Perjalanan Syaefudin bermula pada Senin, 13 Juli 2026, ketika ia berangkat dari Cirebon menuju Palembang dengan membawa muatan pindahan rumah. Ia tiba di Palembang pada Rabu, 15 Juli 2026, sebelum akhirnya menerima tawaran muatan kain dari wilayah Tulang Bawang.
Setelah menerima arahan dari seseorang bernama Junaidi, Syaefudin melanjutkan perjalanan menuju Jakarta. Namun alih-alih menurunkan muatan di ibu kota, ia justru dihadang dan diperiksa oleh anggota Polda Lampung yang telah menunggunya di lokasi tujuan.

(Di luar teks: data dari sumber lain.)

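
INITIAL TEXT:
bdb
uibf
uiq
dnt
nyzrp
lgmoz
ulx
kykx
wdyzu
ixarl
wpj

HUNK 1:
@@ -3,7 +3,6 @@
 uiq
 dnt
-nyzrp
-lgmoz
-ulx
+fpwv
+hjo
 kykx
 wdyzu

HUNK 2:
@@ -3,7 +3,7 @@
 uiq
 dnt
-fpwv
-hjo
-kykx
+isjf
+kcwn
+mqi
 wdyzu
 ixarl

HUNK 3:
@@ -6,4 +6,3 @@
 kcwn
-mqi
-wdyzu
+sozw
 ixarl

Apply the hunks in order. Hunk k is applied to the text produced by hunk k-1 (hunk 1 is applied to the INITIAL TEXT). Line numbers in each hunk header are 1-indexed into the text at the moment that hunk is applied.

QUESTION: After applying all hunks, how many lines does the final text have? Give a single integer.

Answer: 9

Derivation:
Hunk 1: at line 3 remove [nyzrp,lgmoz,ulx] add [fpwv,hjo] -> 10 lines: bdb uibf uiq dnt fpwv hjo kykx wdyzu ixarl wpj
Hunk 2: at line 3 remove [fpwv,hjo,kykx] add [isjf,kcwn,mqi] -> 10 lines: bdb uibf uiq dnt isjf kcwn mqi wdyzu ixarl wpj
Hunk 3: at line 6 remove [mqi,wdyzu] add [sozw] -> 9 lines: bdb uibf uiq dnt isjf kcwn sozw ixarl wpj
Final line count: 9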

Kasus ini menyisakan sejumlah pertanyaan yang belum terjawab. Pihak kepolisian masih mendalami siapa sosok yang memberikan muatan kepada Syaefudin, siapa yang mengarahkan perjalanannya, serta siapa yang menerbitkan surat jalan untuk pengiriman tersebut.
Yang lebih membingungkan, bagaimana anggota Polda Lampung bisa berada di Jakarta dan mengetahui persis keberadaan truk yang dikemudikan Syaefudin. Hal ini mengindikasikan adanya koordinasi atau informasi yang sudah diperoleh aparat sebelum truk tiba di tujuan.
Hingga berita ini diturunkan, truk box yang dikemudikan Syaefudin beserta seluruh muatan kainnya masih diamankan di Polda Lampung. Belum ada keterangan resmi dari pihak kepolisian mengenai status hukum Syaefudin dan kaitannya dengan muatan yang diangkutnya.
Syaefudin sendiri merupakan sopir ekspedisi yang sehari-hari melayani pengiriman antar kota. Ia mengaku tidak mengetahui secara detail isi muatan yang dibawanya karena hanya bertugas mengemudikan kendaraan berdasarkan instruksi dari pihak yang mencarikan pekerjaan.
Kasus ini menjadi pengingat bagi para sopir ekspedisi untuk lebih berhati-hati dalam menerima muatan. Verifikasi surat jalan dan kejelasan asal-usul barang menjadi langkah penting agar tidak terseret dalam persoalan hukum yang tidak mereka ketahui.